Définition de l'IVG et contexte légal
L'IVG, ou interruption volontaire de grossesse, est un avortement provoqué pour des raisons non médicales, par la femme elle-même. En France, ce droit est encadré par des lois qui garantissent son accès et sa prise en charge. Une femme mineure peut avorter sans autorisation parentale, en gardant le secret si elle le souhaite, avec l'aide d'une personne majeure référente. Il n'y a plus de délai de réflexion obligatoire entre la première consultation et la réalisation de l'IVG.
L'Échographie de Datation Pré-IVG
Avant de procéder à une IVG, qu'elle soit médicamenteuse ou chirurgicale, une échographie de datation est souvent pratiquée. La plupart des médecins ou sage-femmes demandent une échographie de datation avant de réaliser l’IVG pour s’assurer qu’il ne s’agit pas d’une grossesse extra utérine (GEU) en vérifiant l’implantation de l’œuf, et pour préciser la datation de la grossesse.
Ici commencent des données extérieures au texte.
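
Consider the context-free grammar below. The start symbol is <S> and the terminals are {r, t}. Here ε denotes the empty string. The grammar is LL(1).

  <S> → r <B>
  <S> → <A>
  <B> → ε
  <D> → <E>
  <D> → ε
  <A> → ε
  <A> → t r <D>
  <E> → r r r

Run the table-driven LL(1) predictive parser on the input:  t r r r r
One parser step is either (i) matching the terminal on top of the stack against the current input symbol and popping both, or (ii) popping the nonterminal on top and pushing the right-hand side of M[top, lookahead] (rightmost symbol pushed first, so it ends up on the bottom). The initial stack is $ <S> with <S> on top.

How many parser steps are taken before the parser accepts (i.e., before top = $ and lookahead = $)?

     Stack      Input        Action
  1  $ <S>      t r r r r $  expand <S> → <A>
  2  $ <A>      t r r r r $  expand <A> → t r <D>
  3  $ <D> r t  t r r r r $  match t
  4  $ <D> r    r r r r $    match r
  5  $ <D>      r r r $      expand <D> → <E>
  6  $ <E>      r r r $      expand <E> → r r r
  7  $ r r r    r r r $      match r
  8  $ r r      r r $        match r
  9  $ r        r $          match r
Accept reached after 9 steps.

9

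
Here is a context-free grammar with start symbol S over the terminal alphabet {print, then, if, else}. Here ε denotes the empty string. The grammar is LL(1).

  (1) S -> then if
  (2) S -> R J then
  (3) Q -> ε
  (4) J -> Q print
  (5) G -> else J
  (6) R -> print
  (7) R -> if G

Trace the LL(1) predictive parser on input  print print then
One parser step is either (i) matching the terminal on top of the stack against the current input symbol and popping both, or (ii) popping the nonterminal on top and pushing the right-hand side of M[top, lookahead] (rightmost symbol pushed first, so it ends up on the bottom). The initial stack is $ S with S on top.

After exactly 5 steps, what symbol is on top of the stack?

     Stack           Input               Action
  1  $ S             print print then $  expand S -> R J then
  2  $ then J R      print print then $  expand R -> print
  3  $ then J print  print print then $  match print
  4  $ then J        print then $        expand J -> Q print
  5  $ then print Q  print then $        expand Q -> ε
Stack after step 5: $ then print (top = print).

print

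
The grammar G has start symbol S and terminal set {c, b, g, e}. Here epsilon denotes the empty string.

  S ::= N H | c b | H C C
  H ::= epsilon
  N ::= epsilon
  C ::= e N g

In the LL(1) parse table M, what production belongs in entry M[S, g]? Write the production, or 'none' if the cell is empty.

none

FIRST(H): from H::=epsilon we get {epsilon}. So FIRST(H) = {epsilon}.
FIRST(N): from N::=epsilon we get {epsilon}. So FIRST(N) = {epsilon}.
FIRST(C): from C::=e N g we get {e}. So FIRST(C) = {e}.
FIRST(S): from S::=N H we get {epsilon}; from S::=c b we get {c}; from S::=H C C we get {e}. So FIRST(S) = {epsilon, c, e}.
FOLLOW(S) includes $ since S is the start symbol.
FOLLOW(S): S appears on no right-hand side. Thus FOLLOW(S) = {$}.
For S ::= N H: FIRST(N H) = {epsilon}, so it goes in M[S, t] for t ∈ {}; since epsilon ∈ FIRST, also for every t ∈ FOLLOW(S) = {$}.
For S ::= c b: FIRST(c b) = {c}, so it goes in M[S, t] for t ∈ {c}.
For S ::= H C C: FIRST(H C C) = {e}, so it goes in M[S, t] for t ∈ {e}.
None of these place a production in M[S, g].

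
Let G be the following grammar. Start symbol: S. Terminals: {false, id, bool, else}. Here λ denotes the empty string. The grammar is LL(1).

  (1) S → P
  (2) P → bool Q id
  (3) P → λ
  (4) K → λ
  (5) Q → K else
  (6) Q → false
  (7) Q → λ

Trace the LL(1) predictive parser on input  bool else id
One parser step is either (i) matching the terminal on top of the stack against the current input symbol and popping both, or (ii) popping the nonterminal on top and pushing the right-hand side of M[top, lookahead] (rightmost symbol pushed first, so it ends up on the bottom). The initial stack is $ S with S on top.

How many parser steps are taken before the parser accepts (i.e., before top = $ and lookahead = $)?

     Stack        Input           Action
  1  $ S          bool else id $  expand S → P
  2  $ P          bool else id $  expand P → bool Q id
  3  $ id Q bool  bool else id $  match bool
  4  $ id Q       else id $       expand Q → K else
  5  $ id else K  else id $       expand K → λ
  6  $ id else    else id $       match else
  7  $ id         id $            match id
Accept reached after 7 steps.

7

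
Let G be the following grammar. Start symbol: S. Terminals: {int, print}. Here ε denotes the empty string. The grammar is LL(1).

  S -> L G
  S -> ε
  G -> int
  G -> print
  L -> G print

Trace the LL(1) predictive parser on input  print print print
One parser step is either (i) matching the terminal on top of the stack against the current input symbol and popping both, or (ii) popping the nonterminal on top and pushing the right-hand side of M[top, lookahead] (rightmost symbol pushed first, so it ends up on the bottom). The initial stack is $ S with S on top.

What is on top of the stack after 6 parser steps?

step 1: stack=$ S  input=print print print $  — expand S -> L G
step 2: stack=$ G L  input=print print print $  — expand L -> G print
step 3: stack=$ G print G  input=print print print $  — expand G -> print
step 4: stack=$ G print print  input=print print print $  — match print
step 5: stack=$ G print  input=print print $  — match print
step 6: stack=$ G  input=print $  — expand G -> print
Stack after step 6: $ print (top = print).

print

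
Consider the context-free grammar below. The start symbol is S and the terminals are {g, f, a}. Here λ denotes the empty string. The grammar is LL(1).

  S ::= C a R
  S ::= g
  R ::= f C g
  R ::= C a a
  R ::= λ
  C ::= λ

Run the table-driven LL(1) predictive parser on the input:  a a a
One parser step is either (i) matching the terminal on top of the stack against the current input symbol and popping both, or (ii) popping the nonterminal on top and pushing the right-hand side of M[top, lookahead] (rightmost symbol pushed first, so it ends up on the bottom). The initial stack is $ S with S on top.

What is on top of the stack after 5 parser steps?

a

     Stack    Input    Action
  1  $ S      a a a $  expand S ::= C a R
  2  $ R a C  a a a $  expand C ::= λ
  3  $ R a    a a a $  match a
  4  $ R      a a $    expand R ::= C a a
  5  $ a a C  a a $    expand C ::= λ
Stack after step 5: $ a a (top = a).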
Cette échographie permet de :
- Confirmer la grossesse intra-utérine : Écarter le risque de grossesse extra-utérine (GEU), où l'œuf fécondé s'implante en dehors de l'utérus.
- Déterminer l'âge gestationnel : Préciser la date de début de la grossesse, élément crucial pour choisir la méthode d'IVG appropriée (médicamenteuse ou chirurgicale) et s'assurer qu'elle est réalisée dans les délais légaux.
- Vérifier l'absence de contre-indications : Détecter d'éventuelles anomalies ou complications nécessitant une prise en charge spécifique.
Si elle est souvent pratiquée, l’échographie n’est cependant pas obligatoire notamment si les cycles sont réguliers, la date des dernières règles et la date du rapport à risque connues. L’absence d’accès à l’échographie ne doit pas être un frein à la programmation de l’IVG médicamenteuse.
Techniques d'échographie
Il existe 2 méthodes échographiques : soit la méthode avec la sonde sur le ventre (sus pubienne/abdominale), soit la méthode avec la sonde introduite dans le vagin (endo-vaginale). La vérification échographique par voie sus pubienne/abdominale (la sonde est appliquée sur le ventre) est le plus souvent préconisé. Si l’échographie est réalisée trop tôt, avant 5 SA (semaines d’aménorrhées) c’est-à-dire 3 semaines de grossesse, et avec un résultat de prise de sang de Beta HCG (Hormones de grossesse) inférieur à 1000 unités, on ne voit rien à l’échographie.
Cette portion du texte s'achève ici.